A very noisy dead cat bounce is one way to describe the way the local stockmarket rose today, or a relief rally. It was more the latter.

Australian shares rose 3%, or around 160 points, this morning, after the US Federal Reserve cut its discount rate overnight Friday and steadied markets in the US and Europe.

This morning was the turn of Australia and Asia and traders responded.

The All Ords and the ASX 200 index added around 160 points or so in the first two hours of trading to be up around 3% after Wall Street has rebounded strongly Friday after the US Federal reserve had cut its discount rate: that’s the rate it charges banks and other borrowers.

Macquarie Bank jumped sharply (in relief more than anything else) up 7.7%, the most since October 1997, at one stage before fading a touch to be 6.7% higher at $69.10 The investment bank revealed it had secured an $8 billion loan to help it in its restructuring the split into a bank and non bank holding company.

Our market had fallen a total of 5.8 percent in the previous four sessions last week.

Asian stocks also rose strongly this morning. Japan’s Nikkei 225 Stock Average climbed 3.4% in the first hour of trading and South Korea’s Kospi index jumped 4.3%.

The US S & P 500 Index rose 2.5% overnight Friday our time while the Dow increased 1.8%.

The Fed cut the rate at which it makes direct loans to banks by 0.5% to 5.75%, the first time it has cut borrowing costs between scheduled meetings since 2001. The more important federal funds target rate was left unchanged at 5.25%.

There won’t be a rate cut here and there will be no need for market economists and other urgers make whimpering little pleas for help, as their US counter parts are, such as this beauty from Goldman Sachs JBWere who told their Australian clients this morning:

Goldman Sachs is reverting to its previous forecast (held until early June) that the Federal Open Market Committee will cut its federal funds rate target by 75 basis points this year, starting with (at least) a 25- basis-point cut at (or possibly before) the September 18 FOMC meeting.

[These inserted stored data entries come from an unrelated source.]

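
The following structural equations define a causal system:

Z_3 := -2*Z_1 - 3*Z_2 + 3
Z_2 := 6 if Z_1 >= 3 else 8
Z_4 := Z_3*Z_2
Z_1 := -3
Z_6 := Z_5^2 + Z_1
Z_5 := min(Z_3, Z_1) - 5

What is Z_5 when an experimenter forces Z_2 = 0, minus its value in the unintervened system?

12

do(Z_2=0) replaces the equation Z_2 := 6 if Z_1 >= 3 else 8 with the constant Z_2 = 0.
Z_3 = -2*Z_1 - 3*Z_2 + 3  [with Z_1=-3, Z_2=0]  = 9
Z_5 = min(Z_3, Z_1) - 5  [with Z_3=9, Z_1=-3]  = -8
Without intervention: Z_2 = 6 if Z_1 >= 3 else 8  [with Z_1=-3]  = 8; Z_3 = -2*Z_1 - 3*Z_2 + 3  [with Z_1=-3, Z_2=8]  = -15; Z_5 = min(Z_3, Z_1) - 5  [with Z_3=-15, Z_1=-3]  = -20.
Change = -8 − (-20) = 12.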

The rationale is the sharp tightening in financial conditions over the past month, combined with an expectation that there will be some softening in the economic data over the next few weeks.

Well, after being forced the bail out its main hedge fund last week with $US2 billion and being forced to ‘eat’ tens of billions of US dollars worth of unwanted private equity offerings, Goldmans would say that. The losses it is facing on these in sold bonds and other dud deals are simply, very large. And a cut in the Federal Funds rate would save Goldman and the rest of Wall Street hundreds of millions of dollars. No wonder the tame economists on Wall Street are yodelling for a big rate cut from the Fed.

And its no wonder the call is just as strong from Germany where the Fed’s cut in its discount rate came too late on Friday to save the second small bank from bailout and near collapse because on unwise investment in subprime bonds.

The State-owned regional bank SachsenLB admitted on Saturday that it had to be bailed out to the tune of 17.3 billion euros (or $US29.5 billion, or $around $A36 billion) by Germany’s state savings bank system because of the US sub-prime loan crisis.

It’s the second bank to fall victim to dodgy subprime deals: IKB, a small listed industrial bank on the Ruhr had a total exposure estimated at $US24.9 bullion ($$A30 billion) in subprime securities which failed. The German banking system and its 38% shareholder, a German Government financial institution, put together a rescue package of more than $A6 billion for IKB.